Ein Mitarbeiter einer Karosseriewerkstatt in Kanada nahm den Honda Odyssey eines Kunden auf eine unerlaubte Testfahrt mit hoher Geschwindigkeit und erreichte in einer Baustelle eine Geschwindigkeit von 140 km/h (90 mph), bevor er von der Polizei angehalten wurde. Der gesamte Vorfall wurde auf der Dashcam des Fahrzeugs festgehalten und offenbarte rücksichtsloses Verhalten, das zur sofortigen Beschlagnahmung des Lieferwagens und zur Entlassung des Mitarbeiters führte.
Die unerlaubte Probefahrt
Der Odyssey war nach einem Auffahrunfall in der Werkstatt. Dort wurde ein Mechaniker mit der Behebung eines kleineren mechanischen Problems beauftragt. Anstelle einer Routinekontrolle nutzte der Mitarbeiter die Gelegenheit für eine aufregende Fahrt und beschleunigte auf der Autobahn auf gefährliche Geschwindigkeiten. Das Dashcam-Material zeigt den Fahrer, der damit prahlt, „der Alpha“ zu sein, bevor er von der Royal Canadian Mounted Police (RCMP) angehalten wird.
Konsequenzen und Folgen
Die Handlungen des Fahrers führten zu einer sofortigen Verkehrskontrolle wegen überhöhter Geschwindigkeit. Das Fahrzeug wurde sieben Tage lang beschlagnahmt, und dem Mitarbeiter, einem Fahranfänger, drohen weitere Strafen, die bis zum Führerscheinentzug reichen könnten. Der Besitzer der Karosseriewerkstatt entließ den Arbeiter umgehend, als er von dem Vorfall erfuhr.
Die Rolle von Dashcam-Filmmaterial
Die Dashcam-Aufnahmen erwiesen sich als entscheidend für die Dokumentation des Vorfalls und ermöglichten es der Polizei, die Geschwindigkeitsüberschreitung zu überprüfen und rechtliche Schritte einzuleiten. Ohne das Video hätte die Situation anders ausgehen können. Der Besitzer teilte das Filmmaterial auf Reddit, wo es schnell viral ging.
Reaktion des Shops auf den Vorfall
Die Karosseriewerkstatt übernahm die volle Verantwortung, indem sie die Beschlagnahmungsgebühren übernahm, den Transporter professionell aufbereitete und der Familie sogar ein kostenloses Abendessen anbot, um die Unannehmlichkeiten zu kompensieren. Diese schnelle und umfassende Reaktion trug dazu bei, die Unzufriedenheit der Kunden zu mildern.
Der Vorfall unterstreicht die Bedeutung von Dashcam-Aufnahmen für die Überprüfung von rücksichtslosem Fahrverhalten.
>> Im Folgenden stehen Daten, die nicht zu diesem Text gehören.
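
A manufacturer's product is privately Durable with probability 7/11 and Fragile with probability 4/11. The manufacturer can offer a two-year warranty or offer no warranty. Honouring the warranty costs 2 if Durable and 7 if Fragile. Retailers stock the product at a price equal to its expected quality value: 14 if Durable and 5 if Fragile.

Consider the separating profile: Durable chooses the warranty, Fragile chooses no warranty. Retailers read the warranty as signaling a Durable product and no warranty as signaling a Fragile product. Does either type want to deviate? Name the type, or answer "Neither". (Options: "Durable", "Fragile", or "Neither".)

The warranty pays 14; no warranty pays 5.
Durable: assigned the warranty, nets 14 − 2 = 12; deviating to no warranty nets 5.
Fragile: assigned no warranty, nets 5; deviating to the warranty nets 14 − 7 = 7.
The Fragile type gains 2 by deviating.

Fragile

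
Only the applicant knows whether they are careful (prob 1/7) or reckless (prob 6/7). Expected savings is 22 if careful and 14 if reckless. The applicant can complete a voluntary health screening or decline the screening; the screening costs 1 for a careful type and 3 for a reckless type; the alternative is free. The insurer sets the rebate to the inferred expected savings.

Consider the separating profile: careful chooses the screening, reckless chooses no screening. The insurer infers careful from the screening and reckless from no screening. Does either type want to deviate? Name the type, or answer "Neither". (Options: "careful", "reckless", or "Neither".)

reckless

The screening pays 22; no screening pays 14.
careful: assigned the screening, nets 22 − 1 = 21; deviating to no screening nets 14.
reckless: assigned no screening, nets 14; deviating to the screening nets 22 − 3 = 19.
The reckless type gains 5 by deviating.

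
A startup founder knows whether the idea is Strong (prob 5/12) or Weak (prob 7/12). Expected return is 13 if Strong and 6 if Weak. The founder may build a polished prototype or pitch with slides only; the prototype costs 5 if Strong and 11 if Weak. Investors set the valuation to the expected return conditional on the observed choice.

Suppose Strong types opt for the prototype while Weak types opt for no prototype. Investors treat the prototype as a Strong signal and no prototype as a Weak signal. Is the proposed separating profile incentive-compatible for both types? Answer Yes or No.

Under these beliefs, the prototype earns valuation 13 and no prototype earns valuation 6.
Strong: the prototype nets 13 − 5 = 8; no prototype nets 6. Strong prefers the prototype.
Weak: the prototype nets 13 − 11 = 2; no prototype nets 6. Weak prefers no prototype.
Neither type deviates, so the separating profile is an equilibrium.

Yes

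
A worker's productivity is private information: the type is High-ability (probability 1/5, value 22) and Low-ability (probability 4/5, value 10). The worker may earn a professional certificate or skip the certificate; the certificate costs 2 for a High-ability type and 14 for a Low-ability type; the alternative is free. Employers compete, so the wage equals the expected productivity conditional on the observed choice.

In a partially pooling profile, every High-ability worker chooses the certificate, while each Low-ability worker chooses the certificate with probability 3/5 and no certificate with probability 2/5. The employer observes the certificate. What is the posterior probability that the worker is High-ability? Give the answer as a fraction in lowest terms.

P(the certificate) = (1/5)·1 + (4/5)·(3/5) = 17/25.
By Bayes' rule, P(High-ability | the certificate) = (1/5) / (17/25) = 5/17.

5/17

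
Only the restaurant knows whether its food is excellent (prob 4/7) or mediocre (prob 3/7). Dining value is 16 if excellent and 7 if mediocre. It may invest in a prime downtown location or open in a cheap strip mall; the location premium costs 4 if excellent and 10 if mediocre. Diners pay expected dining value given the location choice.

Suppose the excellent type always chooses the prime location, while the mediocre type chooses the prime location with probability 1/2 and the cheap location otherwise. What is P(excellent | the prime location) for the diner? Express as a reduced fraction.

P(the prime location) = (4/7)·1 + (3/7)·(1/2) = 11/14.
By Bayes' rule, P(excellent | the prime location) = (4/7) / (11/14) = 8/11.

8/11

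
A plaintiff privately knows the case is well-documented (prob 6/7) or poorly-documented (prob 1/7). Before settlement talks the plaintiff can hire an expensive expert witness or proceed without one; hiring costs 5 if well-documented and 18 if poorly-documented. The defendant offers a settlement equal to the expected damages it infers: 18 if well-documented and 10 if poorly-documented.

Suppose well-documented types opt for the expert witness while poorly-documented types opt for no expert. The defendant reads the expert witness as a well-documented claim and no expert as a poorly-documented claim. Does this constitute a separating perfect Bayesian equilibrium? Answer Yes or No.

Yes

Under these beliefs, the expert witness earns settlement 18 and no expert earns settlement 10.
well-documented: the expert witness nets 18 − 5 = 13; no expert nets 10. well-documented prefers the expert witness.
poorly-documented: the expert witness nets 18 − 18 = 0; no expert nets 10. poorly-documented prefers no expert.
Neither type deviates, so the separating profile is an equilibrium.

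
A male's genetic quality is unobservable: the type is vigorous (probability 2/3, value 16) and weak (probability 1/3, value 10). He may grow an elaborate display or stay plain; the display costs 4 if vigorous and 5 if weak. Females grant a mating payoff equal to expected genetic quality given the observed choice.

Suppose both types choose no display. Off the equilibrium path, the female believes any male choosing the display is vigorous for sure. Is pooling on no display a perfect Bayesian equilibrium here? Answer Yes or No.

Yes

On path, the female holds the prior and pays 2/3·16 + 1/3·10 = 14. Off path (the display), believing vigorous, it pays 16.
vigorous: no display nets 14; the display nets 16 − 4 = 12. vigorous stays.
weak: no display nets 14; the display nets 16 − 5 = 11. weak stays.
No type deviates, so pooling is sustained.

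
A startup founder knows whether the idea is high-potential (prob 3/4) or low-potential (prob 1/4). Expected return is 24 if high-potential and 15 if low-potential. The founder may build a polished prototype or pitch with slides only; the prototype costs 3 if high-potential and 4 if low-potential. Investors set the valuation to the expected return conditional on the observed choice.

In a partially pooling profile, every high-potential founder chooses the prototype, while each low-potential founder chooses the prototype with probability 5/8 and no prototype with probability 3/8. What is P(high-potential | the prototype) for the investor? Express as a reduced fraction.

24/29

P(the prototype) = (3/4)·1 + (1/4)·(5/8) = 29/32.
By Bayes' rule, P(high-potential | the prototype) = (3/4) / (29/32) = 24/29.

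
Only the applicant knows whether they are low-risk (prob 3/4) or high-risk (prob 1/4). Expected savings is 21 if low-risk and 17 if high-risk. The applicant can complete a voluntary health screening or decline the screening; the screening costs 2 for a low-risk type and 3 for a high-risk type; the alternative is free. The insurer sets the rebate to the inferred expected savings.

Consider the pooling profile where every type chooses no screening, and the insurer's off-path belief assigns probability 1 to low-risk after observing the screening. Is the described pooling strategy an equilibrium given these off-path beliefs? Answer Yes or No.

On path, the insurer holds the prior and pays 3/4·21 + 1/4·17 = 20. Off path (the screening), believing low-risk, it pays 21.
low-risk: no screening nets 20; the screening nets 21 − 2 = 19. low-risk stays.
high-risk: no screening nets 20; the screening nets 21 − 3 = 18. high-risk stays.
No type deviates, so pooling is sustained.

Yes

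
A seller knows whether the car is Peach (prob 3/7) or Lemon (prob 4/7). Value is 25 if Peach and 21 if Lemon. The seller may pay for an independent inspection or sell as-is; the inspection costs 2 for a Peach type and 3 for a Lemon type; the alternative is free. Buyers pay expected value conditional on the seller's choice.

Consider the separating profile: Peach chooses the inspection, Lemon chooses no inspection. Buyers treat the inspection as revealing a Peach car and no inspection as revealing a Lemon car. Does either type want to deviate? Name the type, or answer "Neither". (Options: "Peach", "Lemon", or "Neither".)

The inspection pays 25; no inspection pays 21.
Peach: assigned the inspection, nets 25 − 2 = 23; deviating to no inspection nets 21.
Lemon: assigned no inspection, nets 21; deviating to the inspection nets 25 − 3 = 22.
The Lemon type gains 1 by deviating.

Lemon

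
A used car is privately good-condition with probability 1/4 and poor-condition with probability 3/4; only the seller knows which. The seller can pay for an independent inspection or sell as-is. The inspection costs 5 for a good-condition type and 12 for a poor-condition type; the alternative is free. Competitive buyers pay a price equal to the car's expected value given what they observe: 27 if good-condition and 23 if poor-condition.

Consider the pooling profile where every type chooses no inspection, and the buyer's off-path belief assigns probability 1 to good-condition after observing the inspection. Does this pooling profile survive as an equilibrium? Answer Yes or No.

On path, the buyer holds the prior and pays 1/4·27 + 3/4·23 = 24. Off path (the inspection), believing good-condition, it pays 27.
good-condition: no inspection nets 24; the inspection nets 27 − 5 = 22. good-condition stays.
poor-condition: no inspection nets 24; the inspection nets 27 − 12 = 15. poor-condition stays.
No type deviates, so pooling is sustained.

Yes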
Es zeigt auch die möglichen Konsequenzen für Mitarbeiter auf, die Kundenfahrzeuge für den persönlichen Nervenkitzel missbrauchen.
Der Fall erinnert daran, dass selbst scheinbar geringfügige Fehleinschätzungen schwerwiegende rechtliche und berufliche Folgen haben können, insbesondere wenn sie auf Video festgehalten werden.